There are almost too many options to choose from here, and one small gripe I have is that the services that are offered as trials are available in the menu. There doesn’t appear to be a way to hide these, so you can’t just scroll through everything that is actually available to you. Again, a small gripe, but as a new user trying to find my way around, it didn’t help.

The safest sub-menu option was RadioTime, which includes a LocalRadio option. Most of my radio stations were available, and with the exception of two or three, they connected and worked fine. The clarity was excellent, and rivaled a standard antenna.

Now it was time to get to the most important part, for me; getting my massive library of MP3s associated with the Squeezebox and seeing how well (if at all) it organized, categorized, and made selecting the music I wanted to listen to as easy as possible.

When I opened the installed software, Internet Explorer came up and asked me to sign in. I was given three options, to use Local music, my iTunes library, or MusicIP. The first two were the most likely, but did I need both? I decided to go with both, since they were both checked by default. On the next page, I selected my music folder, then the playlist folder.

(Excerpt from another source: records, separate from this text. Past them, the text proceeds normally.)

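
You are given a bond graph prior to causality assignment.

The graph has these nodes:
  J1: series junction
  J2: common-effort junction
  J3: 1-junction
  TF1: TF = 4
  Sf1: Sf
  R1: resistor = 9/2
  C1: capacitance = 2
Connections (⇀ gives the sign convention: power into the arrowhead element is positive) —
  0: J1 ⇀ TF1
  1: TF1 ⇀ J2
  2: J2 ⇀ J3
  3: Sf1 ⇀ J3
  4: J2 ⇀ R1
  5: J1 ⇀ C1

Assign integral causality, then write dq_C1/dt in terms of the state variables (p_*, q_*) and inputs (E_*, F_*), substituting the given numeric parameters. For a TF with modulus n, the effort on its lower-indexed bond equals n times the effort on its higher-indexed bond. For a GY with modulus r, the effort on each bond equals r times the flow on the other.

#3 |Sf1  (Sf1: flow source, stroke at near end)
#2 |J3  (1-jn J3 has f-setter on 3)
#5 |J1  (C1 integral (e out))
#0 |TF1  (only one flow-in slot at J1)
#1 |J2  (through TF1, causality passes straight; one stroke at TF1)
#4 |R1  (J2: bond 1 brought effort, rest push out)

dq_C1/dt = F_Sf1/4 - q_C1/144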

It was at this point that I figured I could count on a long wait. At the bottom of the page, I was informed that it was scanning my Music Library of 4598 items. It seemed to scan about 130 items every 10 seconds, and it was done within 6-7 minutes. I then got to see the playlist it had created, which was a fairly well-organized menu that could be sorted by artist, album, genre, year…..just about anything you would expect from a music player.

Initially, however, I was unable to play any tracks from the software on my PC. I turned back to the Squeezebox, selected Music Library, and was able to play my music. I listened for a bit, then went back to my PC’s library, and this time when I clicked Play, it played the song from the Squeezebox.

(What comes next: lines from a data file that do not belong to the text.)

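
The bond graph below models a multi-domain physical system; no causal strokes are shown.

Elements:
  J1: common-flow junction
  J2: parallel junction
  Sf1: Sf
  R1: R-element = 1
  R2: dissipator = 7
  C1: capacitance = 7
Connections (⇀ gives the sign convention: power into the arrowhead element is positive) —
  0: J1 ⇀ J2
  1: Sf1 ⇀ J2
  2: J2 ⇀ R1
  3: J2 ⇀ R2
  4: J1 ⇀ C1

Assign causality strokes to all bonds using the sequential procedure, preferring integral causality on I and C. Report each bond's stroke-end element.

#1 stroke→Sf1  (Sf1 fixes flow; stroke at Sf1)
#4 stroke→J1  (C1 outputs effort q/C1)
#0 stroke→J2  (J1: last free bond brings flow in)
#2 stroke→R1  (common-e at J2 fixed by 0)
#3 stroke→R2  (common-e at J2 fixed by 0)

#0 stroke at J2
#1 stroke at Sf1
#2 stroke at R1
#3 stroke at R2
#4 stroke at J1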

Aside from a few new-user frustrations, I was very impressed with the setup process. From connecting to your network (which you can also do via Ethernet cable), installing the software and signing up to their music service is about as easy as you can get. But how does it sound?

In a word, fantastic. For a little box that measures maybe 14 inches across (though it’s surprisingly heavy for its size), it puts out a strong sound. I put this in my living room where I have 5.1 Surround speakers that I usually listen to my music on through my Xbox 360. I expected the lack of surround (and subwoofer, for that matter) to be to noticeable to ignore. And, okay, if you must listen to your tunes on no less than six speakers, you’ll miss it. But aside from that, the Squeezebox was nearly up to the task of matching up to my main setup.

The sound is crisp and full. I put on some AC/DC and put the volume at 70 and it filled the room adequately enough. There is also a subwoofer/headphone jack in the back, so if you have a subwoofer with a 3.5mm jack, you can, and probably should, use it. You can also plug in an MP3 player, portable CD player, or other music device directly to the Line In input.

This may very well become a permanent feature in my living room. The fact that I can listen to the radio and access additional content via whatever subscription services I select along with my regular library is a huge plus.

Another couple of notes about the software. You have a selection of skins you can slap on. You can add a wide variety of plug-ins, set up Podcast, and the Status tab offers a nifty look at some detailed statistics on your songs and setup. And not only can you play songs on your Squeezebox directly from your PC, but if the software is running and you are playing tracks from the device, you’ll see the playlist and track come up in the software. One sore spot is that when you pause the device using the remote and then hit play, the song starts from the beginning instead of where it had been paused. This can be aggravating.

The remote is very handy as well. It’s very easy to navigate through the menus, and there is even a Sleep option that you can set at 15-minute intervals, so it will stop playing when you want it to.

Overall, this is a great device to use for all your music needs. The quality of the sound is solid, it’s easy to use, and the services offered make this a good deal.

The device is $299 online and in stores.